While not wanting to be guilty of provincial parochialism, I fail to see how anyone can look at this year’s list of the Prolific North Top 50 PR Agencies and not feel a sense of pride at how robustly the North’s agency roster stands up against what’s on offer south of the Watford Gap.

A look at some of the clients being serviced by agencies throughout the list – Aldi, Wilkinsons, British Gas, Cussons, B&Q, Asda, Specsavers – confirms how comfortable big brands are with spending their retainers in the north.

BaO2EiuCEAEsqzh.png largeI have been asked on more than one occasion why theEword has chosen to partner with Prolific North, Mustard Research and Barclays on the unveiling of this list, but the answer for me is simple: it is because of the growing convergence between the fields of PR and digital marketing and the mutual benefits to be enjoyed by agencies on both sides who embrace each other and each other’s skillsets and methodologies.

It makes us not just good bedfellows but perfect soulmates and life partners.
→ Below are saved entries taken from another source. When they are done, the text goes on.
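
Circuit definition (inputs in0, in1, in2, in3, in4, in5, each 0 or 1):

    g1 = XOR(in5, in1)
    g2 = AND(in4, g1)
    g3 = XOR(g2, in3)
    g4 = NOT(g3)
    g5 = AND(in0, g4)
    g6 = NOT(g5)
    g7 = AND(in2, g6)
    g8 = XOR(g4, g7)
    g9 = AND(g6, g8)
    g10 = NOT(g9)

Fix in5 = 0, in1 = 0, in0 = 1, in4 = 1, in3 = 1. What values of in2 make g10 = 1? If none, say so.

Check with in5 = 0, in1 = 0, in0 = 1, in4 = 1, in3 = 1 and in2=0:
g1 = XOR(in5, in1) = XOR(0, 0) = 0
g2 = AND(in4, g1) = AND(1, 0) = 0
g3 = XOR(g2, in3) = XOR(0, 1) = 1
g4 = NOT(g3) = NOT 1 = 0
g5 = AND(in0, g4) = AND(1, 0) = 0
g6 = NOT(g5) = NOT 0 = 1
g7 = AND(in2, g6) = AND(0, 1) = 0
g8 = XOR(g4, g7) = XOR(0, 0) = 0
g9 = AND(g6, g8) = AND(1, 0) = 0
g10 = NOT(g9) = NOT 0 = 1
So g10 = 1.

in2=0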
And I know from first-hand experience that some of the agencies performing best in this list are the ones doing the most to adapt what they do for the digital and social era.
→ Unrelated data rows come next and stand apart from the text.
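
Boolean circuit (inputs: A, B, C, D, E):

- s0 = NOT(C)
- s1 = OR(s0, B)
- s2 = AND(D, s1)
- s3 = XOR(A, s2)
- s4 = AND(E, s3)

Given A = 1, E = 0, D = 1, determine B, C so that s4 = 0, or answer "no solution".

s4 = AND(E, s3) must be 0, so at least one of E, s3 is 0.
Check with A = 1, E = 0, D = 1 and B=0, C=0:
s0 = NOT(C) = NOT 0 = 1
s1 = OR(s0, B) = OR(1, 0) = 1
s2 = AND(D, s1) = AND(1, 1) = 1
s3 = XOR(A, s2) = XOR(1, 1) = 0
s4 = AND(E, s3) = AND(0, 0) = 0
So s4 = 0.

B=0, C=0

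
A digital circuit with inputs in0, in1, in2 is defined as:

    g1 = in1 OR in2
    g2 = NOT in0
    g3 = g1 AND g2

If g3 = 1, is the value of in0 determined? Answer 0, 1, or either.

0

g3 = g1 AND g2 must be 1, so both g1 = 1 and g2 = 1.
g1 = in1 OR in2 must be 1, so at least one of in1, in2 is 1.
Every assignment with g3 = 1 has in0 = 0; there are 3 such assignment(s).
  in0=0, in1=0, in2=1
  in0=0, in1=1, in2=0
  in0=0, in1=1, in2=1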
When last year’s list was launched, I wrote how the growing influence of content and storytelling on organic search rankings was playing into the hands of PR agencies, whose job it has always been to get clients noticed. Today, a large part of brands’ online success comes from how visible and noteworthy they are to audiences using search and social media channels.

Over the past 12 months, this shift in industry dynamics has become even more pronounced and established, especially as successive Google updates have rendered ineffective the old shortcuts to online visibility.

In a talk at this year’s CIPR Northern Conference, I proposed that the tables had turned – that PRs should ask not what their SEO can do for them, but what they can do for their SEO.

Indeed, the topic about which I was invited to speak was ‘How PR can affect your SEO’ – an indicator of the changing relationship these two disciplines have experienced and a far cry from the dialogue of the previous few years, which has consistently posed the question in reverse.

While awareness and noteworthiness are key, online success cannot be achieved by a combination of fluff and stunts alone.

Campaigns ought still to have a solid technical foundation – fast, cleanly coded websites, optimised, relevant content, simple conversion paths – as their bedrock, something which the 74% of PR agencies who, according to the PRCA, are now offering organic search services would do well to remember.

It is these areas in which PR agencies can still get a great deal of value from digital partners and which will ensure the most collaborative relationships remain mutually beneficial for many years to come.